The light of the stars, the sound of the grazing oxen, and the faint strokes of the distant church-bell were messages of caution which on those dark summer nights guided our vigilance over the precious herd… Enveloped in the darkness of night and surrounded by countless burning stars, we guarded the safety of our oxen. The rest of the world had gone out of existence; it began to reappear in our consciousness when the early dawn announced what we boys felt to be the divine command, “Let there be light,” and the sun heralded by long white streamers began to approach the eastern sky, and the earth gradually appeared as if by an act of creation. Every one of those mornings of fifty years ago appeared to us herdsmen to be witnessing the creation of the world — a world at first of friendly sound and light messages which made us boys feel that a divine power was protecting us and our herd, and then a real terrestrial world, when the rising sun had separated the hostile mysteries of night from the friendly realities of the day.

[…]

Sound and light being associated in my young mind of fifty years ago with divine operations by means of which man communicates with man, beast with beast, stars with stars, and man with his Creator, it is obvious that I meditated much about the nature of sound and of light. I still believe that these modes of communication are the fundamental operations in the physical universe and I am still meditating about their nature.
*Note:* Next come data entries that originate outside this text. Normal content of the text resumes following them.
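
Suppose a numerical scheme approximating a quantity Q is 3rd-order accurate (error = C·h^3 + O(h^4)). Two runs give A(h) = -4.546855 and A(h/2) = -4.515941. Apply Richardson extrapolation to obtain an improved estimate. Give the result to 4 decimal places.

The leading error scales as h^3; refining by a factor of 2 reduces it by 2^3 = 8.
Extrapolated value = (8·A(h/2) − A(h)) / (8 − 1)
= (8·(-4.515941) − (-4.546855)) / 7
= -31.580673 / 7 = -4.511525

-4.5115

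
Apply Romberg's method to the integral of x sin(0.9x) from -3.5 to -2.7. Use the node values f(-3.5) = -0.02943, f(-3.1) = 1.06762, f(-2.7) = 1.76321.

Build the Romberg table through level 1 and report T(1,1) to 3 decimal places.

T(0,0) (trapezoid, 1 panel, h=0.8000): 0.69351
T(1,0) (trapezoid, 2 panels, h=0.4000): 0.77380
T(1,1) = 0.77380 + (0.77380 − 0.69351)/3 = 0.80056

0.801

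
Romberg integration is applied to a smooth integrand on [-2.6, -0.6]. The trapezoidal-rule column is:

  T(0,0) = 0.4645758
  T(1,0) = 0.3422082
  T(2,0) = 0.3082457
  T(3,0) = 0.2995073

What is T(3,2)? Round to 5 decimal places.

Richardson extrapolation on the trapezoidal column (denominator 4−1=3):
T(2,1) = (4·0.3082457 − 0.3422082) / 3 = 0.2969249
T(3,1) = (4·0.2995073 − 0.3082457) / 3 = 0.2965945
T(3,2) = (16·0.2965945 − 0.2969249) / 15 = 0.2965725

0.29657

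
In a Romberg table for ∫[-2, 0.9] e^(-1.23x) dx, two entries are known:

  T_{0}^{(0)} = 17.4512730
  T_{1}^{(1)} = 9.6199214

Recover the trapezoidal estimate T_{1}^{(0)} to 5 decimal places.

11.57776

From T_{1}^{(1)} = (4·T_{1}^{(0)} − T_{0}^{(0)})/3, solve for T_{1}^{(0)}:
4·T_{1}^{(0)} = 3·9.6199214 + 17.4512730 = 46.3110372
T_{1}^{(0)} = 11.5777593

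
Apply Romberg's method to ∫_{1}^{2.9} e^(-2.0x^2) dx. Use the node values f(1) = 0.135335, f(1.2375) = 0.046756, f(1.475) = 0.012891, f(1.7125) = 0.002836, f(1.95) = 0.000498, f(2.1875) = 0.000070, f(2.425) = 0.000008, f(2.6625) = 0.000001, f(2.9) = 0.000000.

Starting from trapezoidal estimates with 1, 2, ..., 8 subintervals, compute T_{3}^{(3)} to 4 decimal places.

T_{0}^{(0)} (trapezoid, 1 panel, h=1.9000): 0.128568
T_{1}^{(0)} (trapezoid, 2 panels, h=0.9500): 0.064757
T_{2}^{(0)} (trapezoid, 4 panels, h=0.4750): 0.038506
T_{3}^{(0)} (trapezoid, 8 panels, h=0.2375): 0.031048
T_{1}^{(1)} = 0.064757 + (0.064757 − 0.128568)/3 = 0.043487
T_{2}^{(1)} = 0.038506 + (0.038506 − 0.064757)/3 = 0.029756
T_{3}^{(1)} = 0.031048 + (0.031048 − 0.038506)/3 = 0.028562
T_{2}^{(2)} = 0.029756 + (0.029756 − 0.043487)/15 = 0.028841
T_{3}^{(2)} = 0.028562 + (0.028562 − 0.029756)/15 = 0.028482
T_{3}^{(3)} = 0.028482 + (0.028482 − 0.028841)/63 = 0.028476

0.0285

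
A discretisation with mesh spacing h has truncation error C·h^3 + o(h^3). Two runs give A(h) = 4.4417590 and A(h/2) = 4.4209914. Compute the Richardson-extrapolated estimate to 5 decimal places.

4.41802

The leading error scales as h^3; refining by a factor of 2 reduces it by 2^3 = 8.
Extrapolated value = (8·A(h/2) − A(h)) / (8 − 1)
= (8·4.4209914 − 4.4417590) / 7
= 30.9261722 / 7 = 4.4180246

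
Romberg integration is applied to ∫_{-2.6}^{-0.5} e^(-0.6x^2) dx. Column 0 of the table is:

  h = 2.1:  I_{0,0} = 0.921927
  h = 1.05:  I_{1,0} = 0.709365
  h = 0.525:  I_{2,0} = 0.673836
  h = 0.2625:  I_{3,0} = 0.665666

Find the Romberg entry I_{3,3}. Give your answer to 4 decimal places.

Richardson extrapolation on the trapezoidal column (denominator 4−1=3):
I_{1,1} = 0.709365 + (0.709365 − 0.921927)/3 = 0.638511
I_{2,1} = 0.673836 + (0.673836 − 0.709365)/3 = 0.661993
I_{3,1} = (4·0.665666 − 0.673836) / 3 = 0.662943
I_{2,2} = (16·0.661993 − 0.638511) / 15 = 0.663558
I_{3,2} = (16·0.662943 − 0.661993) / 15 = 0.663006
I_{3,3} = (64·0.663006 − 0.663558) / 63 = 0.662997

0.6630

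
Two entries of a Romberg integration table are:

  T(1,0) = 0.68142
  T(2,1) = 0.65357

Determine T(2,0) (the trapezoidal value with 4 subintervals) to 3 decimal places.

0.661

From T(2,1) = (4·T(2,0) − T(1,0))/3, solve for T(2,0):
4·T(2,0) = 3·0.65357 + 0.68142 = 2.64213
T(2,0) = 0.66053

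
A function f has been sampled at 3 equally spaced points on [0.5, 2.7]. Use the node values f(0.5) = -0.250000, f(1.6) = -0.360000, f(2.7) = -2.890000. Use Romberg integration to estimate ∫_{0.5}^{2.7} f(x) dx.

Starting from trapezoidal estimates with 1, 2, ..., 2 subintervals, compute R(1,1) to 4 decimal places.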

“General View of Apparatus used by Dr. Pupin” (Smithsonian Report, 1901)

Pupin would go on to become one of America’s most prolific inventors. The recipient of eighteen doctorates, he would make significant contributions to early X-ray imaging and would revolutionize telecommunication with his invention of a loading coil that greatly extended the long-distance range of signal transmission across telephone wires. A founding member of NASA predecessor NACA, he would preside over some of the country’s most esteemed scientific institutions, including the New York Academy of Sciences and the American Association for the Advancement of Science. A lunar crater bears his name.

From Immigrant to Inventor (public library), which I discovered through an admiring mention in Freeman Dyson’s letters, is a magnificent read in its totality — one of those rare books, on par with Oliver Sacks’s On the Move and Erwin Chargaff’s Heraclitean Fire, in which a visionary scientist looks back on a life of strife and achievement to emerge with something larger than an autobiography, radiating into philosophy, politics, cultural history, and creative inquiry. Complement this particular portion with Margaret Mead and James Baldwin’s fantastic forgotten conversation about the problematic metaphor of the “melting pot” and Alfred Kazin on loneliness and the immigrant experience.